Olivier de Schutter finishes tenure as UN Special Rapporteur on the Right to Food
Olivier de Schutter must be finishing up his six-year term as the United Nations Special Rapporteur on the Right to Food.
His final report to the U. N. Human Rights Council
Objectives such as supplying diverse, culturally-acceptable foods to communities, supporting smallholders, sustaining soil and water resources, and raising food security within particularly vulnerable areas, must not be crowded out by the one-dimensional quest to produce more food,
In a speech to the annual summit of the World Health Organisation (WHO), Reuters reports:
Unhealthy diets are now a greater threat to global health than tobacco. Just as the world came together to regulate the risks of tobacco, a bold framework convention on adequate diets must now be agreed, he said.
De Schutter, who has held his post of special rapporteur on the right to food since 2008 and earlier headed the Paris-based International Federation of Human Rights, reports to the U.N. Human Rights Council in Geneva.
In 2005, a U.N. convention on tobacco control aimed at reducing deaths and health problems caused by the product went into force after long negotiations under the umbrella of the WHO.
In a report to the rights council in 2012, de Schutter said a similar accord on food should include taxing unhealthy products, regulating food high in saturated fats, salt and sugar, and “cracking down on junk food advertising.”
That report also called for an overhaul on the system of farm subsidies “that make certain ingredients cheaper than others”, and for support for local production “so that consumers have access to healthy, fresh and nutritious foods.”
De Schutter reports that public procurement can and should be used to ‘buy justice’ in food systems (also see press release):
“Public procurement represents a rare opportunity to support more nutritious diets and more sustainable food systems in one fell swoop,” he said, as he released his final publication as UN Special Rapporteur on the right to food.

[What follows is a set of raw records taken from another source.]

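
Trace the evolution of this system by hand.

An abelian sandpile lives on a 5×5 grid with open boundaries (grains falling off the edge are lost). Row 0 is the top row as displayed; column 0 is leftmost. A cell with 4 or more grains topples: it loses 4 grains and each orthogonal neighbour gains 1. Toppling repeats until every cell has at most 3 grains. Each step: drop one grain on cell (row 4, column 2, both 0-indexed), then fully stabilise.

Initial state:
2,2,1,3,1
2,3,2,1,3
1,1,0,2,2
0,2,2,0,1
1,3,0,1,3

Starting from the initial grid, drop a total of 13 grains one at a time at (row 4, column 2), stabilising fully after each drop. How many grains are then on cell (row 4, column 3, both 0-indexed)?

k=0  2,2,1,3,1
2,3,2,1,3
1,1,0,2,2
0,2,2,0,1
1,3,0,1,3
k=1  2,2,1,3,1
2,3,2,1,3
1,1,0,2,2
0,2,2,0,1
1,3,1,1,3
k=2  2,2,1,3,1
2,3,2,1,3
1,1,0,2,2
0,2,2,0,1
1,3,2,1,3
k=3  2,2,1,3,1
2,3,2,1,3
1,1,0,2,2
0,2,2,0,1
1,3,3,1,3
k=4  2,2,1,3,1
2,3,2,1,3
1,1,0,2,2
0,3,3,0,1
2,0,1,2,3
k=5  2,2,1,3,1
2,3,2,1,3
1,1,0,2,2
0,3,3,0,1
2,0,2,2,3
k=6  2,2,1,3,1
2,3,2,1,3
1,1,0,2,2
0,3,3,0,1
2,0,3,2,3
k=7  2,2,1,3,1
2,3,2,1,3
1,2,1,2,2
1,0,1,1,1
2,2,1,3,3
k=8  2,2,1,3,1
2,3,2,1,3
1,2,1,2,2
1,0,1,1,1
2,2,2,3,3
k=9  2,2,1,3,1
2,3,2,1,3
1,2,1,2,2
1,0,1,1,1
2,2,3,3,3
k=10  2,2,1,3,1
2,3,2,1,3
1,2,1,2,2
1,0,2,2,2
2,3,1,1,0
k=11  2,2,1,3,1
2,3,2,1,3
1,2,1,2,2
1,0,2,2,2
2,3,2,1,0
k=12  2,2,1,3,1
2,3,2,1,3
1,2,1,2,2
1,0,2,2,2
2,3,3,1,0
k=13  2,2,1,3,1
2,3,2,1,3
1,2,1,2,2
1,1,3,2,2
3,0,1,2,0

2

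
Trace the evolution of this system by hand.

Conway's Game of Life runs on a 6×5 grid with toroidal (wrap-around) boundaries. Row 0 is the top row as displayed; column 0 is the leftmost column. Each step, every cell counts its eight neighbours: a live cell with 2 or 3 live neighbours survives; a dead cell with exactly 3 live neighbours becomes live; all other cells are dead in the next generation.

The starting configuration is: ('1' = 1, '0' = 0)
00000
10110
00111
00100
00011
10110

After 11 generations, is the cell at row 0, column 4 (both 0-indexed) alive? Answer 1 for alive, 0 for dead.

1

[0] 00000
10110
00111
00100
00011
10110
[1] 00000
01100
00001
00100
01001
00110
[2] 01010
00000
01110
10010
01000
00110
[3] 00010
01010
01111
10011
01011
01010
[4] 00011
11000
01000
00000
01000
10010
[5] 01110
11101
11000
00000
00000
10110
[6] 00000
00001
00101
00000
00000
00011
[7] 00011
00010
00010
00000
00000
00000
[8] 00011
00110
00000
00000
00000
00000
[9] 00111
00111
00000
00000
00000
00000
[10] 00101
00101
00010
00000
00000
00010
[11] 00101
00101
00010
00000
00000
00010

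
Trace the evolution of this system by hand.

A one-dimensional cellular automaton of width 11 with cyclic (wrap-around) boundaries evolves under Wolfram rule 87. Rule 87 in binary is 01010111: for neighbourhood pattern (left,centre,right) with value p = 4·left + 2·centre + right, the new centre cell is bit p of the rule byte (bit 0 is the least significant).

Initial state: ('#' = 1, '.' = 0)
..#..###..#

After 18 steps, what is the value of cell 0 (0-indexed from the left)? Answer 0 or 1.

t=0: ..#..###..#
t=1: #####..####
t=2: ....###....
t=3: ####..#####
t=4: ...###.....
t=5: ###..######
t=6: ..###......
t=7: ##..#######
t=8: .###.......
t=9: #..########
t=10: ###........
t=11: ..#########
t=12: ##........#
t=13: .#########.
t=14: #........##
t=15: #########..
t=16: ........###
t=17: ########..#
t=18: .......###.

0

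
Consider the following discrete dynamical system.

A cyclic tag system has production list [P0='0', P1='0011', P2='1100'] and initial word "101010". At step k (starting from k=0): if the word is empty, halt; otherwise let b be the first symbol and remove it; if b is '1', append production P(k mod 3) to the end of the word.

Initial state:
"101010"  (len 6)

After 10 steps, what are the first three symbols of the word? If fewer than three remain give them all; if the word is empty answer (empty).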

Recalling that OECD countries spend an average of 12% of GDP on public procurement, and developing countries only slightly less, he identified five principles for using public procurement to support the realization of the right to food:
- Source preferentially from small-scale food producers and help them to access tenders
- Guarantee living wages and fair prices along the food supply chain
- Set specific requirements for adequate food diets
- Source locally whenever possible and impose sustainability requirements on suppliers; and
- Increase participation and accountability in the food system
De Schutter has done honorable work as Special Rapporteur and his role in this position will be missed.